When he stands up to leave, she hugs him. Kind of attacks him with a hug, actually. He feels like a stretched-out version of a normal human in her arms; even his confused hands patting her back seem absurdly long. “Thank you, Mike,” she says. Straightening up and stepping back, clearing her throat and making her face into something less spongily grateful, even though that’s how she feels: stupidly grateful for him, for knowing him. She has not asked him why are you doing this, why are you being nice to me, and he’s answered it all the same. It’s not about her, and she thinks he’s kind of wonderful for it: she’s used to being an exception, but in this case, it’s more than nice to be the rule. You’re a good person, she wants to tell him (for she’s decided that as much as she’s decided that she will finagle him as her dance partner again next time they choreograph a routine) but she’s figured out by now that people get scared when she gives them pronouncements, even good ones, even nice ones. Instead, she straightens up and clarifies: “For the ride, I mean.”

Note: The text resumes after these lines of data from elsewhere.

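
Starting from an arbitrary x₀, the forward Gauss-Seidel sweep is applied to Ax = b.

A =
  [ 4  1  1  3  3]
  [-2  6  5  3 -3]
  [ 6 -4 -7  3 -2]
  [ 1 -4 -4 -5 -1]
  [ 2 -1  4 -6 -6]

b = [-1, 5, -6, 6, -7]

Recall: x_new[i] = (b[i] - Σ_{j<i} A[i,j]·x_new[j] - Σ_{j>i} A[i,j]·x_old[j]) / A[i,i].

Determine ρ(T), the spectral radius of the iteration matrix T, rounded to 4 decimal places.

Split A = D + L + U, D = diag(4, 6, -7, -5, -6).
Gauss-Seidel: T = -(D+L)⁻¹U, row 0 first, T[0,4] = -(3)/(4) = -0.7500; later rows by forward substitution.
  T[0,:] = [+0.0000  -0.2500  -0.2500  -0.7500  -0.7500]
  T[1,:] = [+0.0000  -0.0833  -0.9167  -0.7500  +0.2500]
  T[2,:] = [+0.0000  -0.1667  +0.3095  +0.2143  -1.0714]
  T[3,:] = [+0.0000  +0.1500  +0.4357  +0.2786  +0.3071]
  T[4,:] = [+0.0000  -0.3306  -0.1599  -0.2607  -1.3131]
eigenvalue magnitudes: 1.3531, 0.5846, 0.1089, 0.0691, 0.0000.
spectral radius ρ = 1.3531; 1.3531 > 1: divergent.

1.3531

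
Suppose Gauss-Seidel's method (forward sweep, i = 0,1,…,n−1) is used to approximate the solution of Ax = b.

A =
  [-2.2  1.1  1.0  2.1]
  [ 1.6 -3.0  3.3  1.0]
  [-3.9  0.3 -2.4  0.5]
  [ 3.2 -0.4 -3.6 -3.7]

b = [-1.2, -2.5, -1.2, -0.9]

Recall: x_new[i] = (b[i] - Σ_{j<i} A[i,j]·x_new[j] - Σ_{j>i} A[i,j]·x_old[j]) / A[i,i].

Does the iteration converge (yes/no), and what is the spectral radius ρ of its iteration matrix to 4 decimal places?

Write A = D+L+U with D = diag(-2.2, -3, -2.4, -3.7).
Gauss-Seidel: T = -(D+L)⁻¹U, row 0 first, T[0,1] = -(1.1)/(-2.2) = +0.5000; later rows by forward substitution.
  T[0,:] = [+0.0000, +0.5000, +0.4545, +0.9545]
  T[1,:] = [+0.0000, +0.2667, +1.3424, +0.8424]
  T[2,:] = [+0.0000, -0.7792, -0.5708, -1.2375]
  T[3,:] = [+0.0000, +1.1617, +0.8034, +1.9385]
|eigenvalues of T|: 1.4621, 0.2603, 0.2603, 0.0000.
spectral radius ρ = 1.4621; 1.4621 > 1: divergent.

no, ρ = 1.4621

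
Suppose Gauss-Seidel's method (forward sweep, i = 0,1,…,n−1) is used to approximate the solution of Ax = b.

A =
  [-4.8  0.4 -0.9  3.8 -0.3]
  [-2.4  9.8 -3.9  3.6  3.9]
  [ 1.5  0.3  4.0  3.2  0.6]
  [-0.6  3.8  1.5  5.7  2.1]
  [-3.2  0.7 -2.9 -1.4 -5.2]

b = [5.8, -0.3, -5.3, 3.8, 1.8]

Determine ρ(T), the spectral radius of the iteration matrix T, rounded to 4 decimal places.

0.8493

A = D + L + U where D = diag(-4.8, 9.8, 4, 5.7, -5.2).
T_GS = -(D+L)⁻¹U: row 0 first, T[0,4] = -(-0.3)/(-4.8) = -0.0625; later rows by forward substitution.
  T[0,:] = [+0.0000, +0.0833, -0.1875, +0.7917, -0.0625]
  T[1,:] = [+0.0000, +0.0204, +0.3520, -0.1735, -0.4133]
  T[2,:] = [+0.0000, -0.0328, +0.0439, -1.0839, -0.0956]
  T[3,:] = [+0.0000, +0.0038, -0.2660, +0.4842, -0.0743]
  T[4,:] = [+0.0000, -0.0313, +0.2099, -0.0364, +0.0561]
|eigenvalues of T|: 0.8493, 0.2269, 0.2269, 0.1376, 0.0000.
ρ(T) = max|λ| = 0.8493; 0.8493 < 1 ⇒ converges.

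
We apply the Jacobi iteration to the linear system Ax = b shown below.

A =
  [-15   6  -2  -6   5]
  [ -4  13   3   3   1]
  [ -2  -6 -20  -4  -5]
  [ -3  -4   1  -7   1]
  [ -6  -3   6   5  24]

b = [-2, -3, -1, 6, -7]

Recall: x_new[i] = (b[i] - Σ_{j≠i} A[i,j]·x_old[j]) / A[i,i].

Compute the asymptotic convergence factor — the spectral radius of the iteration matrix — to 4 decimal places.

0.8584

Diagonal D = diag(-15, 13, -20, -7, 24); L, U strict lower/upper.
Jacobi T = -D⁻¹(L+U): T[0,4] = -(5)/(-15) = +0.3333; T[0,0] = 0.
  T[0,:] = [+0.0000, +0.4000, -0.1333, -0.4000, +0.3333]
  T[1,:] = [+0.3077, +0.0000, -0.2308, -0.2308, -0.0769]
  T[2,:] = [-0.1000, -0.3000, +0.0000, -0.2000, -0.2500]
  T[3,:] = [-0.4286, -0.5714, +0.1429, +0.0000, +0.1429]
  T[4,:] = [+0.2500, +0.1250, -0.2500, -0.2083, +0.0000]
|λ(T)| sorted: 0.8584, 0.4934, 0.4051, 0.1391, 0.0991.
ρ = 0.8584; 0.8584 < 1: convergent.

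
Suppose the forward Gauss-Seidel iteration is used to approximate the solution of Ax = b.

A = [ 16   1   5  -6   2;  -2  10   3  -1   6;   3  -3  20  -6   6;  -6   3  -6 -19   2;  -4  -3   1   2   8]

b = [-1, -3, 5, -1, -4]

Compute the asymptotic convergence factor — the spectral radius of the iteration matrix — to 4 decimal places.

A = D + L + U where D = diag(16, 10, 20, -19, 8).
T_GS = -(D+L)⁻¹U: row 0 first, T[0,3] = -(-6)/(16) = +0.3750; later rows by forward substitution.
  T[0,:] = [+0.0000  -0.0625  -0.3125  +0.3750  -0.1250]
  T[1,:] = [+0.0000  -0.0125  -0.3625  +0.1750  -0.6250]
  T[2,:] = [+0.0000  +0.0075  -0.0075  +0.2700  -0.3750]
  T[3,:] = [+0.0000  +0.0154  +0.0438  -0.1761  +0.1645]
  T[4,:] = [+0.0000  -0.0407  -0.3022  +0.2634  -0.2911]
eigenvalue magnitudes: 0.6799, 0.2127, 0.0452, 0.0452, 0.0000.
ρ = 0.6799; 0.6799 < 1 ⇒ converges.

0.6799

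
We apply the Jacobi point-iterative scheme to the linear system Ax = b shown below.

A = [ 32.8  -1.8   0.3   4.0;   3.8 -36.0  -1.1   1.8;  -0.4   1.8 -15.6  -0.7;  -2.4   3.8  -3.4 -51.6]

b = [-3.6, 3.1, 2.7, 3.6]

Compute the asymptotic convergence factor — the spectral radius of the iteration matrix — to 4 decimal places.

0.1678

Write A = D+L+U with D = diag(32.8, -36, -15.6, -51.6).
T_J = -D⁻¹(L+U): T[3,2] = -(-3.4)/(-51.6) = -0.0659; T[3,3] = 0.
  T[0,:] = [+0.0000, +0.0549, -0.0091, -0.1220]
  T[1,:] = [+0.1056, +0.0000, -0.0306, +0.0500]
  T[2,:] = [-0.0256, +0.1154, +0.0000, -0.0449]
  T[3,:] = [-0.0465, +0.0736, -0.0659, +0.0000]
eigenvalue magnitudes: 0.1678, 0.0928, 0.0800, 0.0800.
ρ(T) = max|λ| = 0.1678; 0.1678 < 1, so it converges for any x₀.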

“Hey, no big deal.” He shrugs with one hand. “Any time.” He’s almost at the door when he turns around. “Seriously, next time you’re coming down here, let me know. This—” he nods affirmatively— “was cool.”
It’s not about her, she’s sure. It could be about Shoshandra, or about the randomness of all this, about the way that when she’s out in the hallway, waiting for Jesse, she sees him get enveloped by the Vocal Adrenaline crowd and doesn’t see him come out. But it’s somewhere the two of them have in common, and that’s enough.
The neon designs on his t-shirt stand out in the crowd of Carmel sweatshirts and leotards, but somehow he’s already seamless. The Mike Chang miracle.
“Who was that kid?” Jesse asks, sliding up behind her with his hands wrapping around her waist, cheek to her hair, her body already leaning back in against him even as her skin shivers with delight over her bones: this is another place where you belong.
Another, though. She’s three for three, today.
She turns her head until their mouths are neighbors. “A friend from glee,” she says before they meet.